The table I sat at happened to have artist Finn Ferrier and Olivia Laita. Later joined by Carla Ruka and her daughter.
Carla mentioned the story of the 2 albatross, to look it up...
Finn mentioned two books to read - New materialism - Jane Bennett and Entangled by Ian Hodder.
Soldering iron, Wire. Make shapes Space in between things, objects. Each vessel is a book It has a story.
Malt vinegar and water.
6 pounds clay, 2 pounds grog, 1 cup talcum powder
Segelato Terasigalado Black and brown
Set up show like a powhiri Wero Karanga Healing, vessels support, blessing Tupuna on side Structured like a welcoming Then the people around.
After the artist talk I found myself sitting next to Alix Ashworth, an artist from the South Island, she cried most of during most of her talk, her work so close to her heart as she mentioned not having much time to sit with it. The work arrived after a dream she had and one by one she banged them out. She mourned the loss of tikanga. During the talk she said she was working on being more vulnerable hence the open tangi about and with her work.
"The more I turn towards being Māori the more connected I feel to the clay" - Alix Ashworth 13/08/19 instagram post
what is my thing? my point of difference when creating a piece? Yvonne Tana discussed how her mentor asked her how she would set her self apart from others, what would make people say that is a Yvonne Tana work? Yvonne Tana responded that hers would have big bums and small heads because from where she is from, her iwi carvings have small heads and big bums, she makes them bigger. Tana also mentioned how she could do legs or faces, instead the legs are inspired by a woman who was wearing bell bottoms.

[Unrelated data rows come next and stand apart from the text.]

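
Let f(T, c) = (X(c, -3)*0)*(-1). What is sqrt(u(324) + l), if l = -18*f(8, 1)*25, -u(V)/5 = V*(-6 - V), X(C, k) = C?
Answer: 90*sqrt(66) ≈ 731.16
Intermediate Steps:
f(T, c) = 0 (f(T, c) = (c*0)*(-1) = 0*(-1) = 0)
u(V) = -5*V*(-6 - V)
l = 0 (l = -18*0*25 = 0*25 = 0)
sqrt(u(324) + l) = sqrt(5*324*(6 + 324) + 0) = sqrt(5*324*330 + 0) = sqrt(534600 + 0) = sqrt(534600) = 90*sqrt(66)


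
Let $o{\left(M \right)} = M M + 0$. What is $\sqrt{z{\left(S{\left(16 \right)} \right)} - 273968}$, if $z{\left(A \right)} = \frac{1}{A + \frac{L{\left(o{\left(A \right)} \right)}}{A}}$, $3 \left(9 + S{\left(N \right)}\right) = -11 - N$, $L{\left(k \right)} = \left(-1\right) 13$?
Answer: $\frac{i \sqrt{26498464526}}{311} \approx 523.42 i$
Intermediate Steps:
$o{\left(M \right)} = M^{2}$ ($o{\left(M \right)} = M^{2} + 0 = M^{2}$)
$L{\left(k \right)} = -13$
$S{\left(N \right)} = - \frac{38}{3} - \frac{N}{3}$ ($S{\left(N \right)} = -9 + \frac{-11 - N}{3} = -9 - \left(\frac{11}{3} + \frac{N}{3}\right) = - \frac{38}{3} - \frac{N}{3}$)
$z{\left(A \right)} = \frac{1}{A - \frac{13}{A}}$
$\sqrt{z{\left(S{\left(16 \right)} \right)} - 273968} = \sqrt{\frac{- \frac{38}{3} - \frac{16}{3}}{-13 + \left(- \frac{38}{3} - \frac{16}{3}\right)^{2}} - 273968} = \sqrt{- \frac{18}{-13 + \left(-18\right)^{2}} - 273968} = \sqrt{- \frac{18}{-13 + 324} - 273968} = \sqrt{- \frac{18}{311} - 273968} = \sqrt{- \frac{85204066}{311}} = \frac{i \sqrt{26498464526}}{311}$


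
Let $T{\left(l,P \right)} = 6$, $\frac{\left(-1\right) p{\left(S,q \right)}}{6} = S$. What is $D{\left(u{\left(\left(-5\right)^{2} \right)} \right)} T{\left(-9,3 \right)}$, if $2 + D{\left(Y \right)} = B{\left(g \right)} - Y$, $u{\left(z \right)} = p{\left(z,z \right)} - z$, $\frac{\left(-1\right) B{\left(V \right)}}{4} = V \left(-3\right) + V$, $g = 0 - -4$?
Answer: $1230$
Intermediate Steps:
$g = 4$ ($g = 0 + 4 = 4$)
$B{\left(V \right)} = 8 V$ ($B{\left(V \right)} = - 4 \left(V \left(-3\right) + V\right) = - 4 \left(- 3 V + V\right) = - 4 \left(- 2 V\right) = 8 V$)
$p{\left(S,q \right)} = - 6 S$
$u{\left(z \right)} = - 7 z$ ($u{\left(z \right)} = - 6 z - z = - 7 z$)
$D{\left(Y \right)} = 30 - Y$ ($D{\left(Y \right)} = -2 - \left(-32 + Y\right) = 30 - Y$)
$D{\left(u{\left(\left(-5\right)^{2} \right)} \right)} T{\left(-9,3 \right)} = \left(30 - - 7 \left(-5\right)^{2}\right) 6 = \left(30 - \left(-7\right) 25\right) 6 = \left(30 - -175\right) 6 = \left(30 + 175\right) 6 = 205 \cdot 6 = 1230$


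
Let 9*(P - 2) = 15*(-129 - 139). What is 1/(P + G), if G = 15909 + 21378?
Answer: 3/110527 ≈ 2.7143e-5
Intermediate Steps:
P = -1334/3 (P = 2 + (15*(-129 - 139))/9 = 2 + (15*(-268))/9 = 2 + (⅑)*(-4020) = 2 - 1340/3 = -1334/3 ≈ -444.67)
G = 37287
1/(P + G) = 1/(-1334/3 + 37287) = 1/(110527/3) = 3/110527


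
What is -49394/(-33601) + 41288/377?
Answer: 108149202/974429 ≈ 110.99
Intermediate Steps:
-49394/(-33601) + 41288/377 = -49394*(-1/33601) + 41288*(1/377) = 49394/33601 + 3176/29 = 108149202/974429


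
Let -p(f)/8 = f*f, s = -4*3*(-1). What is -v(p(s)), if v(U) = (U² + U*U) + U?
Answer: -2653056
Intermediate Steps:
s = 12 (s = -12*(-1) = 12)
p(f) = -8*f² (p(f) = -8*f*f = -8*f²)
v(U) = U + 2*U² (v(U) = (U² + U²) + U = 2*U² + U = U + 2*U²)
-v(p(s)) = -(-8*12²)*(1 + 2*(-8*12²)) = -(-8*144)*(1 + 2*(-8*144)) = -(-1152)*(1 + 2*(-1152)) = -(-1152)*(1 - 2304) = -(-1152)*(-2303) = -1*2653056 = -2653056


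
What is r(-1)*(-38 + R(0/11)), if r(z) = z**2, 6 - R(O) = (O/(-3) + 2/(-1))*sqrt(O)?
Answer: -32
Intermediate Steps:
R(O) = 6 - sqrt(O)*(-2 - O/3) (R(O) = 6 - (O/(-3) + 2/(-1))*sqrt(O) = 6 - (O*(-1/3) + 2*(-1))*sqrt(O) = 6 - (-O/3 - 2)*sqrt(O) = 6 - (-2 - O/3)*sqrt(O) = 6 - sqrt(O)*(-2 - O/3))
r(-1)*(-38 + R(0/11)) = (-1)**2*(-38 + (6 + 2*sqrt(0/11) + (0/11)**(3/2)/3)) = 1*(-38 + (6 + 2*sqrt(0*(1/11)) + (0*(1/11))**(3/2)/3)) = 1*(-38 + (6 + 2*sqrt(0) + 0**(3/2)/3)) = 1*(-38 + (6 + 2*0 + (1/3)*0)) = 1*(-38 + (6 + 0 + 0)) = 1*(-38 + 6) = 1*(-32) = -32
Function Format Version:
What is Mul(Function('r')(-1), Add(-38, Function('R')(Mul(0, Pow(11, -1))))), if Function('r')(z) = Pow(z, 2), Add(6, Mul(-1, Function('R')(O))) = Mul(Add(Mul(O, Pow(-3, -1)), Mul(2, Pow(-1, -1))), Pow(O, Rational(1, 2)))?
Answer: -32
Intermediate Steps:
Function('R')(O) = Add(6, Mul(-1, Pow(O, Rational(1, 2)), Add(-2, Mul(Rational(-1, 3), O)))) (Function('R')(O) = Add(6, Mul(-1, Mul(Add(Mul(O, Pow(-3, -1)), Mul(2, Pow(-1, -1))), Pow(O, Rational(1, 2))))) = Add(6, Mul(-1, Mul(Add(Mul(O, Rational(-1, 3)), Mul(2, -1)), Pow(O, Rational(1, 2))))) = Add(6, Mul(-1, Mul(Add(Mul(Rational(-1, 3), O), -2), Pow(O, Rational(1, 2))))) = Add(6, Mul(-1, Mul(Add(-2, Mul(Rational(-1, 3), O)), Pow(O, Rational(1, 2))))) = Add(6, Mul(-1, Mul(Pow(O, Rational(1, 2)), Add(-2, Mul(Rational(-1, 3), O))))) = Add(6, Mul(-1, Pow(O, Rational(1, 2)), Add(-2, Mul(Rational(-1, 3), O)))))
Mul(Function('r')(-1), Add(-38, Function('R')(Mul(0, Pow(11, -1))))) = Mul(Pow(-1, 2), Add(-38, Add(6, Mul(2, Pow(Mul(0, Pow(11, -1)), Rational(1, 2))), Mul(Rational(1, 3), Pow(Mul(0, Pow(11, -1)), Rational(3, 2)))))) = Mul(1, Add(-38, Add(6, Mul(2, Pow(Mul(0, Rational(1, 11)), Rational(1, 2))), Mul(Rational(1, 3), Pow(Mul(0, Rational(1, 11)), Rational(3, 2)))))) = Mul(1, Add(-38, Add(6, Mul(2, Pow(0, Rational(1, 2))), Mul(Rational(1, 3), Pow(0, Rational(3, 2)))))) = Mul(1, Add(-38, Add(6, Mul(2, 0), Mul(Rational(1, 3), 0)))) = Mul(1, Add(-38, Add(6, 0, 0))) = Mul(1, Add(-38, 6)) = Mul(1, -32) = -32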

I think about objects I would like to make, I think about Ralph Hotere crosses and how you know it is a Ralph Hotere, it can't be replicated. I think about objects I want to make that hold space yet have a tension about them. Domestic with tension. An objects that indicates a holder of space and time, that offers pause, nurture, care yet takes away from it at the same time. I think about my position as a mother, wife, woman, lover, friend, wahine Māori, as one that believes in whakapapa and tupuna connections. I think about what this could look like sculpturally. An object not to ogle over but to question whether it functions in the way its meant to. Whether it has been made to be used and if so how long do you have with it? Does it have a lifespan or does it dissolve before your eyes back into the nothingness, Te Po. back int potential?
I forgot to mention that Wi talked about Te Ao Marama (the light) and Te Po (the dark). That his vessels have a hole to show this whakapapa. When you look into the vessel and see darkness and then you come out into the light. Everything he makes has whakapapa.
An idea I thought about is constructing furniture that is of the domestic, that is made to hold space for people ie chair, table, tableware etc however it carries a tension that questions its ability to be used, perhaps through its material, its infusion of body, tikanga, or its ephemeral qualities, ie non-fired or bisqued clay objects that are exposed to water, leaving them to break, dissolve, etc.